Хемингуэй, когда мы возвращались в Мадрид из Фуэнтес, сказал мне: «Я не знаю, какой он писатель, но я его слушаю, гляжу на него и все время улыбаюсь. Замечательный человек!…»
Лукач был веселым, всех умел развеселить - бойцов, крестьян, журналистов. Был у него свой номер: на зубах он выщелкивал различные арии; пел, и каких только песен он не знал! Однажды он при мне пошел танцевать с испанскими крестьянками, танцевал лихо и, вернувшись к нам, сказал: «Не забыл. Все-таки венгерский гусар…»
Он любил Венгрию; как-то сказал мне: «Жалко, что вы не видели пусты [Puszta - степь (венгр.).]. Я здесь часто вспоминаю… Венгрии очень, очень зеленая…»
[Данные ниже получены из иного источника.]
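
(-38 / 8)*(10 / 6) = -95 / 12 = -7.92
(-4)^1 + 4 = 0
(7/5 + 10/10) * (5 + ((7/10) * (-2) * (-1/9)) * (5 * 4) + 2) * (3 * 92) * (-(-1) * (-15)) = -100464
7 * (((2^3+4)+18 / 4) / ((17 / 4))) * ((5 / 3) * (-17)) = -770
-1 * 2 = -2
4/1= 4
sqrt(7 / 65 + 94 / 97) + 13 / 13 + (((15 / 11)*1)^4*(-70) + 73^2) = 5088.99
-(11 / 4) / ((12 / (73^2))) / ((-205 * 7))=0.85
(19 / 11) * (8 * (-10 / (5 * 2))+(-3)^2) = 19 / 11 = 1.73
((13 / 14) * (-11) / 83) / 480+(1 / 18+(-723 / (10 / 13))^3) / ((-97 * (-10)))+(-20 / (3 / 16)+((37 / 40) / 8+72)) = -2170956514258723 / 2536065000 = -856033.47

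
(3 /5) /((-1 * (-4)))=3 /20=0.15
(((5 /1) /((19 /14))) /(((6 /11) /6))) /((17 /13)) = 30.99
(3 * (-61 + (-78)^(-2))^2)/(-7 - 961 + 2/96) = -137732281129/11943267687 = -11.53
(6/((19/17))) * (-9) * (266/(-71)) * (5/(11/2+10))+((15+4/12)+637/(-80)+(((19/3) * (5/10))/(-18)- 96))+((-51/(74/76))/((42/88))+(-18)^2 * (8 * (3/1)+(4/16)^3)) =2352113651561/307831860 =7640.90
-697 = -697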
Его называли Матвеем Михайловичем; он долго прожил в Советском Союзе; там оставил жену, дочку, называл их «моим тылом»; любил нашу страну, рассказывал, как хорошо летом на Полтавщине, любил русский характер и все же оставался венгром - сказывалось это и в певучем выговоре слов, и в поэтичности, и в душевной порывистости, которую он старался тщательно скрыть.
«Война - ужасная пакость» - это он не раз говорил; не было в нем никакого удальства, никакой воинственной позы. Вернувшись в Москву, я прочитал его письма жене, дочери. Он писал прямо, как на духу: «Теперь ночь, темно и сыро. На душе слегка неуютно. Но на войне бывают неуютные минуты…» «Твое и Талино письмо получил сегодня. Хожу праздничный, счастливый. Все спрашивают: «Что с вами вдруг? Как будто вы навеселе?»- «Ничего»,- говорю я. Не хочу делиться счастьем ни с кем. Вот какой стал эгоист…» «В этот день у нас было удивительно тихо. В промежутках, когда людские голоса утихали, среди весенних кустов птичье пение делалось совершенно нестерпимым…» Не знаю, чего больше в таких признаниях - честности или мудрости.
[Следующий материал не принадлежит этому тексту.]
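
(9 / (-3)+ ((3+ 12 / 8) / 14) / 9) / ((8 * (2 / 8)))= -83 / 56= -1.48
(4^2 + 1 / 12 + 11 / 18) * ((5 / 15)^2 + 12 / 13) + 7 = 102205 / 4212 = 24.27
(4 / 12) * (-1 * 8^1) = -8 / 3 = -2.67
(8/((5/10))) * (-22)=-352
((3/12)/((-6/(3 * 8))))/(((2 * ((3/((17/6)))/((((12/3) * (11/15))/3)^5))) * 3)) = -0.14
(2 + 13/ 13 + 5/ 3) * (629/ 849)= 8806/ 2547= 3.46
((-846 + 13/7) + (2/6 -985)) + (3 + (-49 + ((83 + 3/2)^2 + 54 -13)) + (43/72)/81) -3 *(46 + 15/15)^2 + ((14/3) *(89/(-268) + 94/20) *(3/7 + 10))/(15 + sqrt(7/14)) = -1604338348687/1228108392 -142423 *sqrt(2)/300830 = -1307.02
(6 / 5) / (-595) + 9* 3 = 80319 / 2975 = 27.00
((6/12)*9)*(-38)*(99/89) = -16929/89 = -190.21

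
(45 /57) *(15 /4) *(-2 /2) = -225 /76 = -2.96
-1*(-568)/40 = 71/5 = 14.20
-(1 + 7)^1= -8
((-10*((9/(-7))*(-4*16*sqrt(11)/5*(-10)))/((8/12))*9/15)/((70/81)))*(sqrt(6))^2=2519424*sqrt(11)/245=34106.06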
Я писал, что испанская эпопея была последней волной; какая-то эпоха на ней кончилась. Я вижу комнату Лоти в «Гайлордс». Я зашел на минуту но делу. Лоти меня оставил поужинать. Было много народу: наши военные Гришин (Я. Берзин, один из тех латышей, которые в первые месяцы революции охраняли Ленина), Григорович - Штерн, командир танковой части - высокий, крепкий Павлов, Мате Залка, привлекательный умный югослав Чопич, Янек. Мы были веселы, смеялись, а почему, не помню. (Из этих людей только я остался в живых. Залку убил вражеский снаряд. А других ни за что ни про что загубили свои.)
В Меко, пока Фернандо разговаривал со Стефой, мы с Залкой сидели на земле. Было уже тепло, все кругом зеленело. Залка говорил: «Вот у Фернандо маленький сын Тито, а мою дочку зовут Талочка, кончает школу. В общем, это глупо звучит, как в Художественном театре, но это же правда - небо все-таки будет в алмазах! Если в это не верить, трудно прожить день…» Мате Залка многого тогда не знал, как все мы. А теперь я думаю с печалью: он был прав, и «алмазы» - не глупая выдумка, алмазы будут, только все много дольше и много труднее…
По библейскому преданию, грешные Содом и Гоморра могли бы спастись, если бы там нашелся десяток праведников. Это верно по отношению ко всем городам и ко всем эпохам. Одним из таких праведников был Мате Залка, генерал Лукач, милый Матвей Михайлович.
26
Я знал, что наступление, которое должно было начаться в районе Брунете, - военная тайна, и никому об этом не рассказал. За неделю до начала боев шофер Аугусто сказал мне: «Что же ты едешь в Барселону? Прозеваешь представление. Свояк мне вчера сказал, что наши ударят на Брунете. Только смотри - это военная тайна…» Так бывало в Испании всегда: журналисты, телефонистки, интенданты, шоферы передавали «но секрету» приятелям о готовящейся операции. Вдруг кого-то судили за шпионаж. Болтать, однако, продолжали.
Казалось, я должен был радоваться: Ассоциация писателей, над созданием которой и потрудился, собирает конгресс в Мадриде, как было решено еще перед началом войны. Это приподымет испанцев. Да и на всех произведет впечатление впервые писатели соберутся, чтобы договориться о защите культуры в трех километрах от фашистских окопов. А я, признаюсь, в душе злился: предстоящие военные операции занимали меня куда больше, чем конгресс.